True to form, i-bankers work long hours. For those in equity capital markets departments, the day often starts around 7.30am to attend morning briefings for equity sales teams – and to take the pulse of the market ahead of trading. A day that often ends very late, with one or more all-nighters a week not uncommon for junior staff in particular. Weekends also rarely exist as such.
There’s the constant flow of calls and e-mails, with myriads of pages of documents to write, read and review – all within impossibly short deadlines. But that’s only part of the job.
Much of the rest is about travelling and visiting existing or prospective clients – fun at the outset, tiring and repetitive after a few times of waking up at dawn, and returning home well past midnight, two or three times a week. There’s the non-stop pressure to pitch for, and win, new business, especially among the senior ranks.

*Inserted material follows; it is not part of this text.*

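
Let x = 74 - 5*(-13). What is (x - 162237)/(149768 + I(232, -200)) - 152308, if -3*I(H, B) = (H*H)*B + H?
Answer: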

The large fees that are charged to clients, necessarily expressed in multiples of millions of US dollars, as well as the highly competitive environment – both externally and internally – mean a never-ending race to not only secure new mandates, but also see them through to closing. Investment banks generally get rewarded for success only, not for working on a deal that ultimately gets pulled – often irrespective of the stage at which such a transaction might be shelved.
The bottom line is a work-life balance that’s basically non-existent, cancelled holidays on a regular basis, often a high divorce rate, lunches and dinners at the desk, and a requirement to be always available, such as for conference calls at odd hours to discuss issues that keep cropping up while everything should be proceeding according to plan. Investment bankers based in Asia, but working at American firms in particular, know only too well about the imperative to glue oneself to one’s BlackBerry, to stay connected to superiors in New York, over dinner, or in the dead of the night.
Add to that regular staff pruning, where “under-performers” in such a lion’s den get kicked out at the drop of a hat, with only a cardboard box to collect a handful of personal belongings in a hurry. For many, skills are also not so easily transferable to other industries.
Of course, it can also be fun, varied and exciting to chew the fat with chairmen, CEOs and CFOs on a daily basis. And the flipside is a high compensation to make up for such a sorry lifestyle. But is it really?
Nowadays, the largest chunk of year-end bonuses gets paid in shares or stock options, rather than in cash – and over several years to ensure bankers are incentivised over the long-term, and do not jump ship to the competition. Multi-year pay guarantees, other than for a handful of rainmakers, are for a large part a thing of the past in today’s brave new regulatory environment. And now “claw-back clauses” also mean that hard-won discretionary payments may turn out to be much lower – or even altogether evaporate – in ensuing years.
A far cry from the kumbaya-chanting, happy-camping, welfare state-touting “Occupy” crowd.
No one is really expected to shed a tear for investment bankers. But, for most of them, it’s not all easy money and champagne lifestyle.
Philippe Espinasse worked as an investment banker in the US, Europe and Asia for more than 19 years and now writes and works as an independent consultant in Hong Kong. He is the author of IPO: A Global Guide, published by HKU Press.